- Born: December 30, 1904
- Died: December 2, 1975 (aged 70) Wichita, Kansas, U.S.
- Education: Tri-State College
- Known for: Aviation pioneer, aircraft designer, engineer
- Notable work: Travel Air Type R Mystery Ship

= Herbert Rawdon =

American aviation pioneer

Herbert Rawdon (30 December 1904 – 2 December 1975 in Wichita, Kansas) was an American aviation pioneer.

==Aviation career==
Rawdon graduated from Tri-State College in Angola, Indiana in 1925 with a BS degree in mechanical engineering, and began working at the Wichita-based Travel Air Manufacturing Company, soon rising to chief engineer. Every spring, company boss Walter Beech would come into the engineering department and suggest that they convert a stock design into a faster or more powerful airplane to be entered in that year's racing events. In 1927 Rawdon was on the team of engineers that modified a pair of Travel Air 5000 aircraft which won the deadly Dole Air Race to Hawaii. After the 1928 National Air Races, Rawdon told himself, "All things being equal, I'd just as soon not go through this exercise next year." He and his assistant Walter E. Burnham began working on their own at that point to design the Travel Air Type R Mystery Ship, which Beech accepted and built, just in time to enter the 1929 race. The plane ended up winning the race ahead of the fastest military biplanes of the day (the first time that a military airplane had lost that race). The streamlining and low-wing design of this airplane influenced aircraft design for the next decade.

The Great Depression eventually forced Travel Air into bankruptcy, when airplane sales dropped dramatically. The company was bought by Curtiss-Wright, at which time Rawdon left.

In 1933 Rawdon obtained employment as draftsman, first at Lockheed, then at Boeing. He became an engineering instructor at the C-W Technical Institute in 1935, also serving as production manager for Spartan Aircraft Company during that time.
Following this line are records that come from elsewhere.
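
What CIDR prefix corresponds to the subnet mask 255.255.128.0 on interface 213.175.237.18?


Binary: 11111111.11111111.10000000.00000000
Count leading 1s
Prefix: /17


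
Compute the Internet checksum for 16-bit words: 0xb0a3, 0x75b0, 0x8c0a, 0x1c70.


Sum all words (with carry folding):
+ 0xb0a3 = 0xb0a3
+ 0x75b0 = 0x2654
+ 0x8c0a = 0xb25e
+ 0x1c70 = 0xcece
One's complement: ~0xcece
Checksum = 0x3131


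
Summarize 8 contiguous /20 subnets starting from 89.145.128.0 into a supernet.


Original prefix: /20
Number of subnets: 8 = 2^3
New prefix = 20 - 3 = 17
Supernet: 89.145.128.0/17


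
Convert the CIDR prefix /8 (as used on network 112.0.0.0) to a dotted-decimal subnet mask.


/8 means 8 network bits, 24 host bits
Binary: 11111111000000000000000000000000
Mask: 255.0.0.0


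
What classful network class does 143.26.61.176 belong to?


First octet: 143
Binary: 10001111
10xxxxxx -> Class B (128-191)
Class B, default mask 255.255.0.0 (/16)


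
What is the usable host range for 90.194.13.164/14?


Network: 90.192.0.0
Broadcast: 90.195.255.255
First usable = network + 1
Last usable = broadcast - 1
Range: 90.192.0.1 to 90.195.255.254


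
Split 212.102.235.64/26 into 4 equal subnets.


New prefix = 26 + 2 = 28
Each subnet has 16 addresses
  212.102.235.64/28
  212.102.235.80/28
  212.102.235.96/28
  212.102.235.112/28
Subnets: 212.102.235.64/28, 212.102.235.80/28, 212.102.235.96/28, 212.102.235.112/28


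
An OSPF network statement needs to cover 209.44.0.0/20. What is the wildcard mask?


Subnet mask: 255.255.240.0
Wildcard = 255.255.255.255 - subnet mask
255 - 255 = 0
255 - 255 = 0
255 - 240 = 15
255 - 0 = 255
Wildcard: 0.0.15.255


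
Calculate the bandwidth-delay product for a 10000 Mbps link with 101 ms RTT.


BDP = bandwidth * RTT
= 10000 Mbps * 101 ms
= 10000 * 1e6 * 101 / 1000 bits
= 1010000000 bits
= 126250000 bytes
= 123291.0156 KB
BDP = 1010000000 bits (126250000 bytes)


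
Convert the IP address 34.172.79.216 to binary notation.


34 = 00100010
172 = 10101100
79 = 01001111
216 = 11011000
Binary: 00100010.10101100.01001111.11011000


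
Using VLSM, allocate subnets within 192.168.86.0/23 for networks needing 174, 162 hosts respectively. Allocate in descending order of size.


174 hosts -> /24 (254 usable): 192.168.86.0/24
162 hosts -> /24 (254 usable): 192.168.87.0/24
Allocation: 192.168.86.0/24 (174 hosts, 254 usable); 192.168.87.0/24 (162 hosts, 254 usable)


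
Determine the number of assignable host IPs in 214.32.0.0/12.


Host bits = 32 - 12 = 20
Total addresses = 2^20 = 1048576
Usable = total - 2 (network and broadcast)
Usable hosts: 1048574


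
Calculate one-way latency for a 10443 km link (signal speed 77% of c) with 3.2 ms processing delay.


Speed = 0.77 * 3e5 km/s = 231000 km/s
Propagation delay = 10443 / 231000 = 0.0452 s = 45.2078 ms
Processing delay = 3.2 ms
Total one-way latency = 48.4078 ms


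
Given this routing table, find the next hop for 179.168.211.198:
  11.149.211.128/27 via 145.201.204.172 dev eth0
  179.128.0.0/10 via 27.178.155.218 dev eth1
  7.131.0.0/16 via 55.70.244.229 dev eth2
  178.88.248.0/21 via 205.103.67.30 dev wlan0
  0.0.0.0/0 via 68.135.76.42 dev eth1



Longest prefix match for 179.168.211.198:
  /27 11.149.211.128: no
  /10 179.128.0.0: MATCH
  /16 7.131.0.0: no
  /21 178.88.248.0: no
  /0 0.0.0.0: MATCH
Selected: next-hop 27.178.155.218 via eth1 (matched /10)


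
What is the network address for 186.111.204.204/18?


IP:   10111010.01101111.11001100.11001100
Mask: 11111111.11111111.11000000.00000000
AND operation:
Net:  10111010.01101111.11000000.00000000
Network: 186.111.192.0/18


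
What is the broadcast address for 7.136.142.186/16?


Network: 7.136.0.0/16
Host bits = 16
Set all host bits to 1:
Broadcast: 7.136.255.255


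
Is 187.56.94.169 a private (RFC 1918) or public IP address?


RFC 1918 private ranges:
  10.0.0.0/8 (10.0.0.0 - 10.255.255.255)
  172.16.0.0/12 (172.16.0.0 - 172.31.255.255)
  192.168.0.0/16 (192.168.0.0 - 192.168.255.255)
Public (not in any RFC 1918 range)


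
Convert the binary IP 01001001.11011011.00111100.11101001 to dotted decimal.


01001001 = 73
11011011 = 219
00111100 = 60
11101001 = 233
IP: 73.219.60.233


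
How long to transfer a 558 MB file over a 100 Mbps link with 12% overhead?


Effective throughput = 100 * (1 - 12/100) = 88 Mbps
File size in Mb = 558 * 8 = 4464 Mb
Time = 4464 / 88
Time = 50.7273 seconds


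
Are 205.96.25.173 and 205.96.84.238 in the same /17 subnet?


Mask: 255.255.128.0
205.96.25.173 AND mask = 205.96.0.0
205.96.84.238 AND mask = 205.96.0.0
Yes, same subnet (205.96.0.0)


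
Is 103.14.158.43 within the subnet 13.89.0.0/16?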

From 1937 to 1940 he worked as a design engineer for Douglas Aircraft Company and also consulted for National Aircraft Company (San Antonio, Texas).

In 1940 Rawdon resumed his working relationship with Walter Beech, working as chief engineer for Beechcraft until 1960.
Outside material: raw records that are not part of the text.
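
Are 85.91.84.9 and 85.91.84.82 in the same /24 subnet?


Mask: 255.255.255.0
85.91.84.9 AND mask = 85.91.84.0
85.91.84.82 AND mask = 85.91.84.0
Yes, same subnet (85.91.84.0)


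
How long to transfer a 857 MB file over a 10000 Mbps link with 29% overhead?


Effective throughput = 10000 * (1 - 29/100) = 7100 Mbps
File size in Mb = 857 * 8 = 6856 Mb
Time = 6856 / 7100
Time = 0.9656 seconds


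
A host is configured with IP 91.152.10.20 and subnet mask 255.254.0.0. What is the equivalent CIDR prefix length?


Binary: 11111111.11111110.00000000.00000000
Count leading 1s
Prefix: /15


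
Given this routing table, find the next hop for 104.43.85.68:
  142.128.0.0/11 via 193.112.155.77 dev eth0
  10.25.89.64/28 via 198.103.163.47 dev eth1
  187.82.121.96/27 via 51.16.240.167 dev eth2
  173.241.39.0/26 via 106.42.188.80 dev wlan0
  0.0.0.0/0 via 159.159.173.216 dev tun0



Longest prefix match for 104.43.85.68:
  /11 142.128.0.0: no
  /28 10.25.89.64: no
  /27 187.82.121.96: no
  /26 173.241.39.0: no
  /0 0.0.0.0: MATCH
Selected: next-hop 159.159.173.216 via tun0 (matched /0)


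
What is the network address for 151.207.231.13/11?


IP:   10010111.11001111.11100111.00001101
Mask: 11111111.11100000.00000000.00000000
AND operation:
Net:  10010111.11000000.00000000.00000000
Network: 151.192.0.0/11


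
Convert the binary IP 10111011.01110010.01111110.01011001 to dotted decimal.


10111011 = 187
01110010 = 114
01111110 = 126
01011001 = 89
IP: 187.114.126.89


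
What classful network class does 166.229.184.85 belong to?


First octet: 166
Binary: 10100110
10xxxxxx -> Class B (128-191)
Class B, default mask 255.255.0.0 (/16)


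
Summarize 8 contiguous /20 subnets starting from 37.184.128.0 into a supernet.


Original prefix: /20
Number of subnets: 8 = 2^3
New prefix = 20 - 3 = 17
Supernet: 37.184.128.0/17


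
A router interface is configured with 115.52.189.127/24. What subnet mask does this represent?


/24 means 24 network bits, 8 host bits
Binary: 11111111111111111111111100000000
Mask: 255.255.255.0


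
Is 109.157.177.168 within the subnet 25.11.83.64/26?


Subnet network: 25.11.83.64
Test IP AND mask: 109.157.177.128
No, 109.157.177.168 is not in 25.11.83.64/26


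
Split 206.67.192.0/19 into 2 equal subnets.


New prefix = 19 + 1 = 20
Each subnet has 4096 addresses
  206.67.192.0/20
  206.67.208.0/20
Subnets: 206.67.192.0/20, 206.67.208.0/20


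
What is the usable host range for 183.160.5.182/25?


Network: 183.160.5.128
Broadcast: 183.160.5.255
First usable = network + 1
Last usable = broadcast - 1
Range: 183.160.5.129 to 183.160.5.254


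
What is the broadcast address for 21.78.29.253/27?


Network: 21.78.29.224/27
Host bits = 5
Set all host bits to 1:
Broadcast: 21.78.29.255


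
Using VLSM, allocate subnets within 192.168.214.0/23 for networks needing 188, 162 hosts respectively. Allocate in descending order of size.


188 hosts -> /24 (254 usable): 192.168.214.0/24
162 hosts -> /24 (254 usable): 192.168.215.0/24
Allocation: 192.168.214.0/24 (188 hosts, 254 usable); 192.168.215.0/24 (162 hosts, 254 usable)


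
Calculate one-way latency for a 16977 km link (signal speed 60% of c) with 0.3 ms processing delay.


Speed = 0.6 * 3e5 km/s = 180000 km/s
Propagation delay = 16977 / 180000 = 0.0943 s = 94.3167 ms
Processing delay = 0.3 ms
Total one-way latency = 94.6167 ms


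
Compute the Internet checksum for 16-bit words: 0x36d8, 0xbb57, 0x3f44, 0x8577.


Sum all words (with carry folding):
+ 0x36d8 = 0x36d8
+ 0xbb57 = 0xf22f
+ 0x3f44 = 0x3174
+ 0x8577 = 0xb6eb
One's complement: ~0xb6eb
Checksum = 0x4914


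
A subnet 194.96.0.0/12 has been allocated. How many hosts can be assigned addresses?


Host bits = 32 - 12 = 20
Total addresses = 2^20 = 1048576
Usable = total - 2 (network and broadcast)
Usable hosts: 1048574


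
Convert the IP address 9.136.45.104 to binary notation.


9 = 00001001
136 = 10001000
45 = 00101101
104 = 01101000
Binary: 00001001.10001000.00101101.01101000


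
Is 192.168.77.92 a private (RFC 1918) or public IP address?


RFC 1918 private ranges:
  10.0.0.0/8 (10.0.0.0 - 10.255.255.255)
  172.16.0.0/12 (172.16.0.0 - 172.31.255.255)
  192.168.0.0/16 (192.168.0.0 - 192.168.255.255)
Private (in 192.168.0.0/16)


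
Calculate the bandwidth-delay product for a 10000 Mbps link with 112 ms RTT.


BDP = bandwidth * RTT
= 10000 Mbps * 112 ms
= 10000 * 1e6 * 112 / 1000 bits
= 1120000000 bits
= 140000000 bytes
= 136718.75 KB
BDP = 1120000000 bits (140000000 bytes)


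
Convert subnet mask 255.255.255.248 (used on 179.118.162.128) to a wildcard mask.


Subnet mask: 255.255.255.248
Wildcard = 255.255.255.255 - subnet mask
255 - 255 = 0
255 - 255 = 0
255 - 255 = 0
255 - 248 = 7
Wildcard: 0.0.0.7


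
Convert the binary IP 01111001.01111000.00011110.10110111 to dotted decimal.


01111001 = 121
01111000 = 120
00011110 = 30
10110111 = 183
IP: 121.120.30.183


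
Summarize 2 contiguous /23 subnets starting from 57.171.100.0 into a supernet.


Original prefix: /23
Number of subnets: 2 = 2^1
New prefix = 23 - 1 = 22
Supernet: 57.171.100.0/22


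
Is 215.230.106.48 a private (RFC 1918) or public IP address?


RFC 1918 private ranges:
  10.0.0.0/8 (10.0.0.0 - 10.255.255.255)
  172.16.0.0/12 (172.16.0.0 - 172.31.255.255)
  192.168.0.0/16 (192.168.0.0 - 192.168.255.255)
Public (not in any RFC 1918 range)


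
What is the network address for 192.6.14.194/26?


IP:   11000000.00000110.00001110.11000010
Mask: 11111111.11111111.11111111.11000000
AND operation:
Net:  11000000.00000110.00001110.11000000
Network: 192.6.14.192/26


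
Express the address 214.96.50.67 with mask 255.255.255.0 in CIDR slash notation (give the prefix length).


Binary: 11111111.11111111.11111111.00000000
Count leading 1s
Prefix: /24


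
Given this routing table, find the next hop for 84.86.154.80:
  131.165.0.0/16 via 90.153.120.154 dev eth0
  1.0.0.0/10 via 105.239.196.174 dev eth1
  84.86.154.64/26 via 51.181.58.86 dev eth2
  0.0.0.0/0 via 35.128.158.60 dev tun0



Longest prefix match for 84.86.154.80:
  /16 131.165.0.0: no
  /10 1.0.0.0: no
  /26 84.86.154.64: MATCH
  /0 0.0.0.0: MATCH
Selected: next-hop 51.181.58.86 via eth2 (matched /26)


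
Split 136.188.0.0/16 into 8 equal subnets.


New prefix = 16 + 3 = 19
Each subnet has 8192 addresses
  136.188.0.0/19
  136.188.32.0/19
  136.188.64.0/19
  136.188.96.0/19
  136.188.128.0/19
  136.188.160.0/19
  136.188.192.0/19
  136.188.224.0/19
Subnets: 136.188.0.0/19, 136.188.32.0/19, 136.188.64.0/19, 136.188.96.0/19, 136.188.128.0/19, 136.188.160.0/19, 136.188.192.0/19, 136.188.224.0/19


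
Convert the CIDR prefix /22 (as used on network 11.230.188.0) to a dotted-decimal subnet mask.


/22 means 22 network bits, 10 host bits
Binary: 11111111111111111111110000000000
Mask: 255.255.252.0


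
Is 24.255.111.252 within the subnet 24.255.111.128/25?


Subnet network: 24.255.111.128
Test IP AND mask: 24.255.111.128
Yes, 24.255.111.252 is in 24.255.111.128/25


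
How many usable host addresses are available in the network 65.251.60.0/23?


Host bits = 32 - 23 = 9
Total addresses = 2^9 = 512
Usable = total - 2 (network and broadcast)
Usable hosts: 510


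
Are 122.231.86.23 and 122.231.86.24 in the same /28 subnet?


Mask: 255.255.255.240
122.231.86.23 AND mask = 122.231.86.16
122.231.86.24 AND mask = 122.231.86.16
Yes, same subnet (122.231.86.16)


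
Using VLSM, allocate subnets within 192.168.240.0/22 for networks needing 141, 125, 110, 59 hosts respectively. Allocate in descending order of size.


141 hosts -> /24 (254 usable): 192.168.240.0/24
125 hosts -> /25 (126 usable): 192.168.241.0/25
110 hosts -> /25 (126 usable): 192.168.241.128/25
59 hosts -> /26 (62 usable): 192.168.242.0/26
Allocation: 192.168.240.0/24 (141 hosts, 254 usable); 192.168.241.0/25 (125 hosts, 126 usable); 192.168.241.128/25 (110 hosts, 126 usable); 192.168.242.0/26 (59 hosts, 62 usable)


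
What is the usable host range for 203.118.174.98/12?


Network: 203.112.0.0
Broadcast: 203.127.255.255
First usable = network + 1
Last usable = broadcast - 1
Range: 203.112.0.1 to 203.127.255.254


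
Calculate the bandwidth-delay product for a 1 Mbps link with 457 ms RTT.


BDP = bandwidth * RTT
= 1 Mbps * 457 ms
= 1 * 1e6 * 457 / 1000 bits
= 457000 bits
= 57125 bytes
= 55.7861 KB
BDP = 457000 bits (57125 bytes)


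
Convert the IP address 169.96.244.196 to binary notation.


169 = 10101001
96 = 01100000
244 = 11110100
196 = 11000100
Binary: 10101001.01100000.11110100.11000100


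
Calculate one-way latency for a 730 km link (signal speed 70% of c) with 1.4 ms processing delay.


Speed = 0.7 * 3e5 km/s = 210000 km/s
Propagation delay = 730 / 210000 = 0.0035 s = 3.4762 ms
Processing delay = 1.4 ms
Total one-way latency = 4.8762 ms


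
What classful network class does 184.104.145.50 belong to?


First octet: 184
Binary: 10111000
10xxxxxx -> Class B (128-191)
Class B, default mask 255.255.0.0 (/16)


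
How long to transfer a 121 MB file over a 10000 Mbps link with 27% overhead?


Effective throughput = 10000 * (1 - 27/100) = 7300 Mbps
File size in Mb = 121 * 8 = 968 Mb
Time = 968 / 7300
Time = 0.1326 seconds


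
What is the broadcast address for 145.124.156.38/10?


Network: 145.64.0.0/10
Host bits = 22
Set all host bits to 1:
Broadcast: 145.127.255.255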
After retiring from Beechcraft, Rawdon performed consulting work for Lockheed, Cessna and Lycoming Engines. He maintained a design station in the Cessna Engineering Department through the 1970s. He also maintained a consulting and fabrication company which provided aircraft modifications. One notable example was the installation of flat engines on the formerly-radially-equipped Beech 18.

After Rawdon's death in December 1975 his family donated his collection of papers, books, calculations and photographs to the Wichita State University libraries in 1981. The collection takes up 15 feet of shelf space.

==Rawdon Brothers Aircraft==

Herb and brothers Gene and Alanson ("Dutch") formed an aircraft design company. Their first effort was aimed at winning a contract to provide training aircraft for the Civil Pilot Training Program. By 1938 they had completed the R-1, a low-wing two-place monoplane of conventional design with a 75 hp (56 kW) engine. Since their chance of winning the government competition appeared slim, they converted the prototype into a cropduster, and built another five units in that configuration as local applicators learned of the product and sought them out.

In 1943 RBA sold the R-1 prototype and began work on the T-1, an improved version of the R-1. Work was deferred by World War II, and the design did not receive certification until September 1947. Several units were sold.

The company also sold their Rawdon Hatch, an enclosed canopy which could be added to open-cockpit aircraft such as the Fairchild PT-19 and Fairchild PT-23 and Stearman PT-13/17s.

When the Korean War broke out in 1950, Rawdon Brothers Aircraft received several government contracts to supply wing panels, empennage members and pilot seats.

==Rawdon Airport==
In the 1930s Rawdon and his brothers purchased open land adjacent to the Beechcraft factory. They constructed a workshop and laid out a grass airstrip. The strip was first private, but in 1940 the Rawdon Brothers Flying Service was organized, to provide flight instruction, airport services and commercial flights. The airport was first depicted on government aeronautical charts in 1941, as Rawdon Field.

By 1949 the airstrip boasted three intersecting grass runways (N-S, E-W and NW-SE), the longest the 2,550-foot diagonal strip. Gene Rawdon was listed as the airport manager.

In the 1950s the airport operation was taken over by a pioneering black aviator, U.L. "Rip" Gooch. He sold aircraft, provided flight instruction and aircraft maintenance). In the 1970s, Gooch became a Kansas state senator, retiring in 2003 at the age of 80.

The N-S strip was paved (2,550 feet) in the early 1960s. The other grass strips were abandoned at that point.

The airport was purchased from the Rawdons in 1973 by a local dentist named Copeland, and attempts were made to rename the strip Copeland Field. However, soon afterward Raytheon Aircraft Company (the current owners of Beechcraft) purchased the field. After that it was known as Beech North Field.